Fascinés par ces structures aux formes insolites, Guillaume, Sam, Soern, Rose et Clément ont monté une expédition estivale à la recherche des plus belles cabanes des Alpes, entre le Val Ferret, la vallée de Sion en Suisse et la vallée de Suze en Italie. L'objectif : dormir chaque nuit dans un nouveau refuge et passer d'un point de départ à l'autre en auto-stop.

Si les étapes prévues ne nécessitaient pas de matériel spécifique, quelques-unes des randonnées présentées ici sont techniques, avec certaines courses cotées T5 (plus haute cotation en randonnée non-équipée) et des passages aériens. Une aventure ambitieuse qui nous rappelle aussi qu'en montagne tout ne se passe pas toujours comme prévu et que la sécurité doit toujours primer.

Table des matières

Liste des plus beaux refuges des Alpes visités

Établir une liste des plus beaux refuges des Alpes n'est pas chose aisée ! Non exhaustive et subjective en voici ma version :

  1. Stockhorn Biwak (2 598 m)
  2. Bivouac du Dolent (2 667 m)
  3. Bivacco Cesare Fiorio (2 724 m)
  4. Bivacco Gervasutti (2 833 m)
  5. Bivouac Hannibal (2 477 m)
  6. Bivouac Walter Blais (2 900 m)
  7. Bivacco Matteo Corradini (2 908 m)
Les plus beaux refuges des Alpes n°1 : Stockhorn Biwak (2 598 m)

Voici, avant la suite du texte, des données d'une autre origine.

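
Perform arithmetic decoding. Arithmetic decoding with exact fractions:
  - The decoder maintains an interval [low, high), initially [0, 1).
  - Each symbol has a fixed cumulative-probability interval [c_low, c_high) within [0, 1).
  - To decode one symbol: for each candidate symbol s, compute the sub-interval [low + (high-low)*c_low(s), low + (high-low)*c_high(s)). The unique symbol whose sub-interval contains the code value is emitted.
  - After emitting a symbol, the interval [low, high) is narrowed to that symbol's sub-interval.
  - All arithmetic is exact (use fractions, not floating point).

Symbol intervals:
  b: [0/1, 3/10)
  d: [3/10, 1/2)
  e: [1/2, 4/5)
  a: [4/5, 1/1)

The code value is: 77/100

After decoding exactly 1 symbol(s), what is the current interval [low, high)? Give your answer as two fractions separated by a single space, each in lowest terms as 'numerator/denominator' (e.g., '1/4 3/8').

Answer: 1/2 4/5

Derivation:
Step 1: interval [0/1, 1/1), width = 1/1 - 0/1 = 1/1
  'b': [0/1 + 1/1*0/1, 0/1 + 1/1*3/10) = [0/1, 3/10)
  'd': [0/1 + 1/1*3/10, 0/1 + 1/1*1/2) = [3/10, 1/2)
  'e': [0/1 + 1/1*1/2, 0/1 + 1/1*4/5) = [1/2, 4/5) <- contains code 77/100
  'a': [0/1 + 1/1*4/5, 0/1 + 1/1*1/1) = [4/5, 1/1)
  emit 'e', narrow to [1/2, 4/5)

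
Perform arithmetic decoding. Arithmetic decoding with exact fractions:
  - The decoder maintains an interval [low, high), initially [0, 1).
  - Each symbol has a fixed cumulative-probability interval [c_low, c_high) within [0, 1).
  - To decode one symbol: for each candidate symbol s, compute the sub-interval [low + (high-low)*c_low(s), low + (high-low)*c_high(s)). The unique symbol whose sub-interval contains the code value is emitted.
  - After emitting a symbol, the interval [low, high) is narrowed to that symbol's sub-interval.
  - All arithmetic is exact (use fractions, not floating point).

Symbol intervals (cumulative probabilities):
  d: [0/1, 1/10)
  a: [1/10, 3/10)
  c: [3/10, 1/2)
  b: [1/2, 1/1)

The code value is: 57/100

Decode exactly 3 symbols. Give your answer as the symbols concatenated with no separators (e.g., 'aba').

Answer: baa

Derivation:
Step 1: interval [0/1, 1/1), width = 1/1 - 0/1 = 1/1
  'd': [0/1 + 1/1*0/1, 0/1 + 1/1*1/10) = [0/1, 1/10)
  'a': [0/1 + 1/1*1/10, 0/1 + 1/1*3/10) = [1/10, 3/10)
  'c': [0/1 + 1/1*3/10, 0/1 + 1/1*1/2) = [3/10, 1/2)
  'b': [0/1 + 1/1*1/2, 0/1 + 1/1*1/1) = [1/2, 1/1) <- contains code 57/100
  emit 'b', narrow to [1/2, 1/1)
Step 2: interval [1/2, 1/1), width = 1/1 - 1/2 = 1/2
  'd': [1/2 + 1/2*0/1, 1/2 + 1/2*1/10) = [1/2, 11/20)
  'a': [1/2 + 1/2*1/10, 1/2 + 1/2*3/10) = [11/20, 13/20) <- contains code 57/100
  'c': [1/2 + 1/2*3/10, 1/2 + 1/2*1/2) = [13/20, 3/4)
  'b': [1/2 + 1/2*1/2, 1/2 + 1/2*1/1) = [3/4, 1/1)
  emit 'a', narrow to [11/20, 13/20)
Step 3: interval [11/20, 13/20), width = 13/20 - 11/20 = 1/10
  'd': [11/20 + 1/10*0/1, 11/20 + 1/10*1/10) = [11/20, 14/25)
  'a': [11/20 + 1/10*1/10, 11/20 + 1/10*3/10) = [14/25, 29/50) <- contains code 57/100
  'c': [11/20 + 1/10*3/10, 11/20 + 1/10*1/2) = [29/50, 3/5)
  'b': [11/20 + 1/10*1/2, 11/20 + 1/10*1/1) = [3/5, 13/20)
  emit 'a', narrow to [14/25, 29/50)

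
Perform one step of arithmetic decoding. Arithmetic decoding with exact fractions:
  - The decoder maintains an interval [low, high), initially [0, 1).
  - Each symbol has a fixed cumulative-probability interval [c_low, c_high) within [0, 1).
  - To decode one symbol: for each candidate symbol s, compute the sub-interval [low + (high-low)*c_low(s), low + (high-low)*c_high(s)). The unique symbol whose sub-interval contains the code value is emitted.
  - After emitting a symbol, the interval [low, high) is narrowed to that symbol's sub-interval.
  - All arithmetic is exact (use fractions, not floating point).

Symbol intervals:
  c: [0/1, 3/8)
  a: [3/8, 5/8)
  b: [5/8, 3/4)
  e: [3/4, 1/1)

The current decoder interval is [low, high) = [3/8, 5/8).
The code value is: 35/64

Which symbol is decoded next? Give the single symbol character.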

1. Stockhorn Biwak (2 598 m)

Le souffle court, j’arrive enfin à bout de 200 mètres de grimpette à la verticale. La journée a été particulièrement dense : après une nuit dans le bus entre Paris et Berne, un train matinal nous a emmenés en vallée de Sion, au Sud de la Suisse. Nous avons entamé sans plus attendre notre première randonnée comportant 1 600 mètres de dénivelés positifs.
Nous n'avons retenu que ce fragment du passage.